The campus is a uniquely American invention. (The term originated in the late 1700s to describe Princeton.) Efforts to create separate environments for scholars came about at a time when elite American opinion was convinced that cities were hotbeds of moral corruption. Keeping students in rural areas and on self-contained campuses, it was thought, would protect their virtue.
Though such ideas have lost their appeal in recent years, to this day American universities are radically more isolated from their surrounding communities than their European counterparts are. And being situated around a strongly defined central campus, often featuring trademark Gothic-style architecture, remains a point of pride for elite American universities.

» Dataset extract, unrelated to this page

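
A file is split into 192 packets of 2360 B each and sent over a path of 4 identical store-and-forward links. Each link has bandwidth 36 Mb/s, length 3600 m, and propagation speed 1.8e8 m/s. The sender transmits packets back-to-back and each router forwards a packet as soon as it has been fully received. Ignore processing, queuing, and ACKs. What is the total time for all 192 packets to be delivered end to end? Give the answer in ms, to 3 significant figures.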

But what students and faculty gain in the enhanced sense of academic community that comes from campus life, they can lose in regular interaction with people who don’t dwell in the world of the academy. The campus, by design, restricts opportunities to encounter people from a wider range of professions, education levels and class backgrounds.
Of course, students like to spend time with other students, and scholars associate with other scholars. And that’s good for education and research. But there’s no need to enforce a geographical separation from society on top of it. ...
Life at a university with a dominant central campus can also narrow students’ views on the world, especially at colleges where most undergraduates live on campus. Letting the university take care of all of students’ needs — food, housing, health care, policing, punishing misbehavior — can be infantilizing for young adults. Worse, it warps students’ political thinking to eat food that simply materializes in front of them and live in residence halls that others keep clean. ...
The university shouldn’t be made indistinguishable from other institutions. That would mean replacing its much-needed critical instinct with conformism and commercialization. But it badly needs more integration with society, and the best way to do that is to knock down some of the many barriers that separate it from the world outside.